His doctor later said Mr. Biden sprained his foot before saying Sunday evening that a follow-up CT scan confirmed “hairline (small) fractures of President-elect Biden’s lateral and intermediate cuneiform bones, which are in the mid-foot.”

Dr. Kevin O’Connor, director of executive medicine at the George Washington University Medical Faculty Associates, said Mr. Biden will likely be in a walking boot for several weeks.

Reporters covering Mr. Biden were not allowed to see him enter the doctor’s office Sunday, despite multiple requests.

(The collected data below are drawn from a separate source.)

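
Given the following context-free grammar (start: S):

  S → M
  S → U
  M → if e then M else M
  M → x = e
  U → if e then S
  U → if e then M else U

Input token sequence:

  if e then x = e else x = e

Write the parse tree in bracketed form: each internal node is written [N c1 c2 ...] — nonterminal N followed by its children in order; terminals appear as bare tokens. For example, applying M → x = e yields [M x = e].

S
M
if e then M else M
if e then x = e else M
if e then x = e else x = e

[S [M if e then [M x = e] else [M x = e]]]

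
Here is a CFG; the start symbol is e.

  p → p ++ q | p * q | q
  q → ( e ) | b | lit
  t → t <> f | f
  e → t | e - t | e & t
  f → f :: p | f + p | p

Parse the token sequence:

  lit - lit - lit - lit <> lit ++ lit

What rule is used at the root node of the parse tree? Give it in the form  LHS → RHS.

[e [e [e [e [t [f [p [q lit]]]]] - [t [f [p [q lit]]]]] - [t [f [p [q lit]]]]] - [t [t [f [p [q lit]]]] <> [f [p [p [q lit]] ++ [q lit]]]]]

e → e - t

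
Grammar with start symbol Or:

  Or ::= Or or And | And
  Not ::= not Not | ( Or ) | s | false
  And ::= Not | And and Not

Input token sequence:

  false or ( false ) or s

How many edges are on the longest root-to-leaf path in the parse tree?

[Or [Or [Or [And [Not false]]] or [And [Not ( [Or [And [Not false]]] )]]] or [And [Not s]]]

7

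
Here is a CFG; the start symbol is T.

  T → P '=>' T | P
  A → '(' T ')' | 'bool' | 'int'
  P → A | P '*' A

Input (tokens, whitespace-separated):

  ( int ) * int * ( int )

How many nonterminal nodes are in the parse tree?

13

[T [P [P [P [A ( [T [P [A int]]] )]] * [A int]] * [A ( [T [P [A int]]] )]]]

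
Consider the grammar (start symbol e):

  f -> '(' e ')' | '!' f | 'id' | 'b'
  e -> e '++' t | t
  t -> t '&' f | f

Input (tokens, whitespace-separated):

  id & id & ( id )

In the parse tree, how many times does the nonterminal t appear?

[e [t [t [t [f id]] & [f id]] & [f ( [e [t [f id]]] )]]]

4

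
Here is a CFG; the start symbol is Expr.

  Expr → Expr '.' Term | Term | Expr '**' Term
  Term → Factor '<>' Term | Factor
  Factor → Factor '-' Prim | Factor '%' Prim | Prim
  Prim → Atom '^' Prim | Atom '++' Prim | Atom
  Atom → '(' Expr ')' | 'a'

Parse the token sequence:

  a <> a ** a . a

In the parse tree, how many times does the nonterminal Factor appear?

[Expr [Expr [Expr [Term [Factor [Prim [Atom a]]] <> [Term [Factor [Prim [Atom a]]]]]] ** [Term [Factor [Prim [Atom a]]]]] . [Term [Factor [Prim [Atom a]]]]]

4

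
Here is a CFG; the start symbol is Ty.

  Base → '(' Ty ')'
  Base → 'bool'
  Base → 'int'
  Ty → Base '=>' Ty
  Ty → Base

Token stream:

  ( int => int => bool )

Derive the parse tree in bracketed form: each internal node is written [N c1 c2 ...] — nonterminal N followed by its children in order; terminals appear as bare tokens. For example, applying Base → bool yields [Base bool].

Ty
Base
( Ty )
( Base => Ty )
( int => Ty )
( int => Base => Ty )
( int => int => Ty )
( int => int => Base )
( int => int => bool )

[Ty [Base ( [Ty [Base int] => [Ty [Base int] => [Ty [Base bool]]]] )]]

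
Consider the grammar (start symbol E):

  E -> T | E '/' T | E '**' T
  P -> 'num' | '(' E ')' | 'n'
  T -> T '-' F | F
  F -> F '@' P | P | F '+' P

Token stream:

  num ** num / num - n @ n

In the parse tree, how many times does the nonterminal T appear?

4

[E [E [E [T [F [P num]]]] ** [T [F [P num]]]] / [T [T [F [P num]]] - [F [F [P n]] @ [P n]]]]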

Leaving the doctor’s office to head to an imaging center for his CT scan, Mr. Biden was limping, though he walked without a crutch or other aid.

A Biden spokesperson had said the Sunday trips for an X-ray and an additional CT scan were made “in order to avoid disrupting regularly scheduled appointments on Monday … with the expected delays involved when opening closed offices and giving personnel time to set up.”

Mr. Biden’s team did not answer additional questions Monday about his health or the accident.

“They weren’t as forthcoming as you would hope they would be with the press pool that’s supposed to cover him,” Ms. Mitchell said on her Monday show.

His office did release a statement saying he again tested negative for COVID-19 on Monday.

Jay Olshansky, a public health expert who focuses on aging research, said health issues can get more serious as people get older.

“I don’t want to sugarcoat aging. Things go wrong as we get older, and the probability of them going wrong rises the older we get,” said Mr. Olshansky, a professor of epidemiology and biostatistics at the University of Illinois at Chicago.

He downplayed concerns for Mr. Biden specifically, though.

Mr. Olshansky and several other researchers published an article in September about the projected life spans of President Trump, 74, and Mr. Biden. Both men have family histories of “exceptional longevity,” and chronological age wasn’t a relevant factor for either man, the study found.

The report classified Mr. Trump and Mr. Biden as likely “super agers,” a subgroup of people who maintain their mental and physical functioning into late life and tend to live longer on average.

“He was identified as one of the healthiest 78-year-old individuals you could find,” Mr. Olshansky said of Mr. Biden.

Mr. Trump tested positive for COVID-19 as the article was in production.

The president was hospitalized for several days. He said later that he felt better than he did 20 years ago after he was given an experimental cocktail of drugs as treatment.

Last December, the Biden campaign released a medical summary from Dr. O’Connor attesting to Mr. Biden’s health.

“Vice President Biden is a healthy, vigorous, 77-year-old male, who is fit to successfully execute the duties of the Presidency, to include those as Chief Executive, Head of State, and Commander in Chief,” the doctor said.

The medical report did note that Mr. Biden had an intracranial hemorrhage from an aneurysm in 1988 and that a 2014 CT angiogram showed no recurrence of disease.

A Rasmussen poll this summer found that more than half of likely voters believed Mr. Biden would not finish his first term if elected.

Mr. Franz said it would be more difficult for presidents now to mask serious health ailments compared with the days of Kennedy or FDR when media handled the president’s personal life and health issues much differently.

“So, is it possible to cover some things up?” he said. “With Biden’s age, with coronavirus, with so many of our governors and other leaders continuing to test COVID-positive, there is just such an acute awareness right now of the health of officeholders.”

• This article is based in part on wire service reports.